Faith communities continue effort to prevent hypothermia deaths.

Although it is already March, this week's forecast calls for snow in the local area. Lives of more than 2,000 homeless people in Fairfax County are in danger in such weather.

Jerry Poje, the board president of Fairfax Area Christian Emergency and Transitional Services (FACETS), said it is not hard to imagine someone without shelter might freeze to death in such weather. “It doesn’t take long for someone to succumb to hypothermia,” he said.

For a third straight winter FACETS and the local faith community have teamed up to protect the local homeless population from hypothermia. The Hypothermia Prevention Program will run through March 31.

According to the FACETS Web site, the 2005-06 program served 406 clients, sheltering them in 17 churches — with additional help from eight churches — with help from more than 1,800 volunteers.

This winter also marks the second year that Fairfax County is involved in the hypothermia prevention program in the central part of the county. It provides bus transportation for clients to the shelter, a part-time nurse practitioner, mental health and substance abuse therapists, security and a medical van in case of a medical emergency.

"There is a real need to help the homeless population in the county," said Linda Potts, a volunteer with Vale United Methodist Church in Oakton. Potts volunteered to serve the hypothermia shelter clients during the week the shelter was located at the Unitarian Universalist Church of Fairfax.

Potts said many people in Fairfax County live on the streets, and that a good number of them are the working poor. "They have jobs, but are only paid minimum wage so they can't afford to get an apartment," she said. Potts added that some of the homeless have lost jobs and became ill, losing all of their money on medical treatment without medical insurance.

DURING THE WEEK she helped serve food to the shelter's clients, Potts said she met a homeless woman who is a working real estate agent. Her clients did not know she was homeless. "When you work with the homeless people enough you realize they're not much different from you," said Potts. "A large percentage of the population is only two steps away from homelessness." The first step is losing a job and second step is becoming ill.

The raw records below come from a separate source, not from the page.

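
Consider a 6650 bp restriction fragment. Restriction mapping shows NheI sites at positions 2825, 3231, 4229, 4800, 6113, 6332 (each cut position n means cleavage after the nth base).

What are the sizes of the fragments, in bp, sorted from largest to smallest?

2825, 1313, 998, 571, 406, 318, 219 bp

Linear molecule, 6 cuts → 7 fragments:
  2825 − 0 = 2825 bp
  3231 − 2825 = 406 bp
  4229 − 3231 = 998 bp
  4800 − 4229 = 571 bp
  6113 − 4800 = 1313 bp
  6332 − 6113 = 219 bp
  6650 − 6332 = 318 bp
Sorted largest to smallest: 2825, 1313, 998, 571, 406, 318, 219 bp.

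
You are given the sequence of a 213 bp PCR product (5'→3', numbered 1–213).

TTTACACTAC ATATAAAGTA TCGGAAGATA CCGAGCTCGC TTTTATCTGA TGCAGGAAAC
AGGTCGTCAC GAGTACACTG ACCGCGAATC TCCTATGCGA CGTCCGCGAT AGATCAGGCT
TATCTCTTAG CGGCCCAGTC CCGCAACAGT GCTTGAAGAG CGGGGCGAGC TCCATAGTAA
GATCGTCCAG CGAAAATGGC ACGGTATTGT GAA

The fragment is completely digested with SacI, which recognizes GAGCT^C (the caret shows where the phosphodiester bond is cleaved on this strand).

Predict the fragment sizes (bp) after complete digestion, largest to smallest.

SacI sites (GAGCTC) start at positions 33, 167.
SacI cuts after base 5 of each site (before the last base), so after positions 37, 171.
Linear molecule, 2 cuts → 3 fragments:
  1–37 → 37 bp
  38–171 → 134 bp
  172–213 → 42 bp
Sorted largest to smallest: 134, 42, 37 bp.

134, 42, 37 bp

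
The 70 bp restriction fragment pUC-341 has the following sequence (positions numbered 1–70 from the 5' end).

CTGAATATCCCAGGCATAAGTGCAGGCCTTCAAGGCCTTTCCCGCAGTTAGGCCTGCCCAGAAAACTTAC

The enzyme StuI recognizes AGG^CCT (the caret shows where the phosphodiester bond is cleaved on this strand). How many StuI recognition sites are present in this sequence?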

The shelter operates for 17 weeks, from Dec. 1 to March 31. Churches take week-long turns to host the shelter, which is different from the hypothermia shelters in northern and southern parts of Fairfax County, where the hypothermia shelters are in one central location. The guests are served a hot meal for dinner and entertained at the shelter where they spend the night. They are then served a cold breakfast in the morning, and are packed a bagged lunch for the afternoon.

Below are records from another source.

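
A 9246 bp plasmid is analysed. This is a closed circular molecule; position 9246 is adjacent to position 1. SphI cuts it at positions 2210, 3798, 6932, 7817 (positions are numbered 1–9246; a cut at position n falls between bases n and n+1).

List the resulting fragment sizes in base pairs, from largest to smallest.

Circular molecule, 4 cuts → 4 fragments:
  3798 − 2210 = 1588 bp
  6932 − 3798 = 3134 bp
  7817 − 6932 = 885 bp
  wrap: 9246 − 7817 + 2210 = 3639 bp
Sorted largest to smallest: 3639, 3134, 1588, 885 bp.

3639, 3134, 1588, 885 bp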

Vienna resident Helen Paup, a volunteer with Emmanuel Lutheran Church, which hosted the shelter in February, said the guests are treated with much respect. Paup said she was not aware of the scale of homelessness in the county until her daughter got her involved with the hypothermia shelter. "You really don't see [homeless people] in Vienna," said Paup. "You can't even realize who is in this condition. Some of them are dressed as nice as can be," she said.

One of Paup's highlights from the week Emmanuel Lutheran hosted the shelter was seeing the interaction between a homeless man and her five-year-old grandson. She said the homeless man taught her grandson to fold paper airplanes and throw them far.

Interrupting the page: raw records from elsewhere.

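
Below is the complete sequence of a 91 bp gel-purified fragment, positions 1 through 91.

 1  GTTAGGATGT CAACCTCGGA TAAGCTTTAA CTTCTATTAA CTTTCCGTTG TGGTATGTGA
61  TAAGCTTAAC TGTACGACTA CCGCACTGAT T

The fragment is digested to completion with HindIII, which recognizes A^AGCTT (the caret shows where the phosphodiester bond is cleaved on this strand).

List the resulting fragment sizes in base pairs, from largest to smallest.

HindIII sites (AAGCTT) start at positions 22, 62.
HindIII cuts after the first base of each site, so after positions 22, 62.
Linear molecule, 2 cuts → 3 fragments:
  1–22 → 22 bp
  23–62 → 40 bp
  63–91 → 29 bp
Sorted largest to smallest: 40, 29, 22 bp.

40, 29, 22 bp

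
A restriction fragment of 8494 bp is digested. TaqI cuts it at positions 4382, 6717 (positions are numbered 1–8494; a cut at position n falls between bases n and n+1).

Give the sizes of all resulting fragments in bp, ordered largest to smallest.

Linear molecule, 2 cuts → 3 fragments:
  4382 − 0 = 4382 bp
  6717 − 4382 = 2335 bp
  8494 − 6717 = 1777 bp
Sorted largest to smallest: 4382, 2335, 1777 bp.

4382, 2335, 1777 bp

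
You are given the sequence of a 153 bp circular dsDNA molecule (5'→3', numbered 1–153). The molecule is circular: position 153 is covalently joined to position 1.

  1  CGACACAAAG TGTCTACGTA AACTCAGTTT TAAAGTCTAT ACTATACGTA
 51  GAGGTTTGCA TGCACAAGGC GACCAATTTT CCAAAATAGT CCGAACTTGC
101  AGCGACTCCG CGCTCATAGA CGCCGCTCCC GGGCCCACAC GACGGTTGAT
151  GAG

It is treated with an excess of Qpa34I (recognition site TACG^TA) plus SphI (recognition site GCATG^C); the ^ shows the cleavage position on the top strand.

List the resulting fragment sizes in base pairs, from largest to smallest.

Qpa34I sites (TACGTA) start at positions 15, 45.
Qpa34I cuts after base 4 of each site, so after positions 18, 48.
The SphI site (GCATGC) starts at position 58.
SphI cuts after base 5 of each site (before the last base), so after position 62.
Combined cut positions: 18, 48, 62.
Circular molecule, 3 cuts → 3 fragments:
  19–48 → 30 bp
  49–62 → 14 bp
  63–153 then 1–18 → 91 + 18 = 109 bp
Sorted largest to smallest: 109, 30, 14 bp.

109, 30, 14 bp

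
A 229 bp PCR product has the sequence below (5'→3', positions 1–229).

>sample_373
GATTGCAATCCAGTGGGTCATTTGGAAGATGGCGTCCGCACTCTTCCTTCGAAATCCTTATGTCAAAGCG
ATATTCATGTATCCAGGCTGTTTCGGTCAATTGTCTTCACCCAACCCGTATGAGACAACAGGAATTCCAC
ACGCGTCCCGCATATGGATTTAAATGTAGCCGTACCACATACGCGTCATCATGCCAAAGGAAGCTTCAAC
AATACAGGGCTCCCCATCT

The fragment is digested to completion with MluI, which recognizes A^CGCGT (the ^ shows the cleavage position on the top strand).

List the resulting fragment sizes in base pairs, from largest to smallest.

141, 48, 40 bp

MluI sites (ACGCGT) start at positions 141, 181.
MluI cuts after the first base of each site, so after positions 141, 181.
Linear molecule, 2 cuts → 3 fragments:
  1–141 → 141 bp
  142–181 → 40 bp
  182–229 → 48 bp
Sorted largest to smallest: 141, 48, 40 bp.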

POJE SAID VOLUNTEER support has been tremendous again this year. He said the overwhelming support is a sign of the community’s understanding of a larger responsibility towards providing services to those in need. Poje said that this year there were too many volunteers who signed up to help provide services for the homeless. “This year we had to turn away volunteers and that’s a tribute to the community,” he said.

Poje said that many of the volunteers he works with are starting the conversation about what to do next to improve services for the homeless. He said Fairfax County is one of the wealthiest counties in the nation, yet there are more than 2,000 homeless people in the county. “This is an urgent need, right here in one of the wealthiest counties,” said Poje.

Homelessness, however, is a national trend. Poje said that the issue is where the United States, the world’s super power, needed to prove its superiority. “Some of the guests are veterans, and that is a mark of shame,” he said.